Utah’s ban on same-sex marriage was doomed the moment the U.S. Supreme Court struck down Section 3 of the Defense of Marriage Act last June. This is not simply the opinion of advocates for equality. It was the conclusion of conservative Justice Antonin Scalia, who grudgingly acknowledged "the view that this Court will take of state prohibition of same-sex marriage is indicated beyond mistaking."
The constitutional law of this country now protects the fundamental rights of all citizens and LGBT families are no longer strangers to the law.
That being true, the arrival of marriage equality in Utah is no longer beyond the horizon. On Friday, motions for summary judgment were filed in a federal court case calling for the invalidation of Amendment 3, Utah’s ban on same-sex marriage.
The state of Utah currently enforces a comprehensive system of laws that denigrate LGBT Utahns through every stage in life. From the moment a child has an inkling of being gay, during adolescence, throughout adulthood and all the way to the grave, LGBT Utahns are haunted by state laws that deny their existence, demean them as lesser human beings, and denigrate their lives and family relationships.
Amendment 3, which denies same-sex couples access to the rights, responsibilities, and benefits of civil marriage, is the lynchpin of Utah’s system of discrimination. It not only prohibits the recognition of gay relationships but also effectively prohibits gay couples from jointly adopting children they are raising.

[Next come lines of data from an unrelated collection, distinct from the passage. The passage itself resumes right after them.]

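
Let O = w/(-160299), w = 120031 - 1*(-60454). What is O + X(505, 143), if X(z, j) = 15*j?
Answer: 343660870/160299 ≈ 2143.9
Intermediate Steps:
w = 180485 (w = 120031 + 60454 = 180485)
O = -180485/160299 (O = 180485/(-160299) = 180485*(-1/160299) = -180485/160299 ≈ -1.1259)
O + X(505, 143) = -180485/160299 + 15*143 = -180485/160299 + 2145 = 343660870/160299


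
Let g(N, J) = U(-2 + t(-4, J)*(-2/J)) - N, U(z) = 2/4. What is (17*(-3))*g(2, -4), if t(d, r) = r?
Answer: 153/2 ≈ 76.500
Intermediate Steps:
U(z) = ½ (U(z) = 2*(¼) = ½)
g(N, J) = ½ - N
(17*(-3))*g(2, -4) = (17*(-3))*(½ - 1*2) = -51*(½ - 2) = -51*(-3/2) = 153/2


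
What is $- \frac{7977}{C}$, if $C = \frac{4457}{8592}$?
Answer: $- \frac{68538384}{4457} \approx -15378.0$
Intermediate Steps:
$C = \frac{4457}{8592}$ ($C = 4457 \cdot \frac{1}{8592} = \frac{4457}{8592} \approx 0.51874$)
$- \frac{7977}{C} = - \frac{7977}{\frac{4457}{8592}} = \left(-7977\right) \frac{8592}{4457} = - \frac{68538384}{4457}$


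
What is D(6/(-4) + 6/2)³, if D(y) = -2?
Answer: -8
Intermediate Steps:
D(6/(-4) + 6/2)³ = (-2)³ = -8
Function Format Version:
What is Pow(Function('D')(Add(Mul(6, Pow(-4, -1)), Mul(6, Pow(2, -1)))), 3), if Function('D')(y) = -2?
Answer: -8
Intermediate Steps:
Pow(Function('D')(Add(Mul(6, Pow(-4, -1)), Mul(6, Pow(2, -1)))), 3) = Pow(-2, 3) = -8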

Fortunately, Utah’s Amendment 3 appears destined to be invalidated by the courts and tossed into the dustbin of history. As Justice Scalia recognized, "The [Supreme Court’s] majority [ruling] arms well every challenger to a state law restricting marriage to its traditional definition."
The U.S. Supreme Court held that it was unconstitutional for the federal government to discriminate against gay citizens by adopting a definition of marriage that excluded gay couples. The logic and reasoning of the U.S. Supreme Court’s decision applies equally to Utah’s attempt to exclude the LGBT community from the institution of marriage. The federal Defense of Marriage Act and Utah’s Amendment 3 are equally unconstitutional.

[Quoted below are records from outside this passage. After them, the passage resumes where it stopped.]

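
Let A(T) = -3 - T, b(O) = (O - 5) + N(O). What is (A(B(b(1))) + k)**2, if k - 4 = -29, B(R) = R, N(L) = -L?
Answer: 529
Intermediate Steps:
b(O) = -5 (b(O) = (O - 5) - O = (-5 + O) - O = -5)
k = -25 (k = 4 - 29 = -25)
(A(B(b(1))) + k)**2 = ((-3 - 1*(-5)) - 25)**2 = ((-3 + 5) - 25)**2 = (2 - 25)**2 = (-23)**2 = 529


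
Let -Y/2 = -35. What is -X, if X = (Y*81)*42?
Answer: -238140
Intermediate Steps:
Y = 70 (Y = -2*(-35) = 70)
X = 238140 (X = (70*81)*42 = 5670*42 = 238140)
-X = -1*238140 = -238140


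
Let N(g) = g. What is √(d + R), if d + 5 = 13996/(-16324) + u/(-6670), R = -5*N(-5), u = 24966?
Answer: 2*√713138450506405/13610135 ≈ 3.9242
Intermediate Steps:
R = 25 (R = -5*(-5) = 25)
d = -130662963/13610135 (d = -5 + (13996/(-16324) + 24966/(-6670)) = -5 + (13996*(-1/16324) + 24966*(-1/6670)) = -5 + (-3499/4081 - 12483/3335) = -5 - 62612288/13610135 = -130662963/13610135 ≈ -9.6004)
√(d + R) = √(-130662963/13610135 + 25) = √(209590412/13610135) = 2*√713138450506405/13610135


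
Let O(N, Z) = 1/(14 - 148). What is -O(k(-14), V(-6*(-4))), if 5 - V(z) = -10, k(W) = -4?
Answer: 1/134 ≈ 0.0074627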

So unmistakable was the Supreme Court’s decision that state attorneys general in other states have decided that marriage discrimination provisions are now indefensible and unjustifiable. Unfortunately, Utah’s attorney general has decided to waste taxpayer resources in a doomed effort to defend Utah’s unconstitutional discrimination against LGBT citizens.

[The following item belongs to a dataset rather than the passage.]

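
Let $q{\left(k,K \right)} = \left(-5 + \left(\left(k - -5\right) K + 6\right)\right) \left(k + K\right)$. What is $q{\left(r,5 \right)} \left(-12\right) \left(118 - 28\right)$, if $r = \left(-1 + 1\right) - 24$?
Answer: $-1928880$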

The U.S. Supreme Court considered and rejected the same set of tropes that the State of Utah is now using to defend Amendment 3. There can be no doubt that the invalidation of Amendment 3 was preordained by the Supreme Court’s decision against the Defense of Marriage Act.
Utah is fortunate to have uniformly excellent judges on its federal bench. The judges of Utah’s federal district court are conscientious, careful, and committed to applying the law as established by the highest court in our land.
Utahns should have confidence that these jurists, justified by the rule of law and their respect for the Constitution, will faithfully apply and sustain the law and will issue decisions borne not from personal views or personal preferences, but from the Constitution and decisions of the U.S. Supreme Court.
Justice Scalia, certainly no friend of marriage equality, has thrown up the white flag of surrender and acknowledged how federal district courts are now obliged to rule. As Justice Scalia wrote, "How easy it is, indeed how inevitable, to reach the same conclusion with regard to state laws denying same-sex couples marital status."
The inevitable will soon become reality when Utah’s federal district court applies the Supreme Court’s ruling to Utah’s discriminatory Amendment 3. Marriage equality is coming soon to Utah, and our state will be a better place when the LGBT community no longer suffers from discrimination and second-class citizenship.
Paul C. Burke, John W. Mackay, and Brett L. Tolman filed an amicus brief with the U.S. Supreme Court on behalf of the Utah Pride Center and a national coalition of equality groups earlier this year in its marriage cases.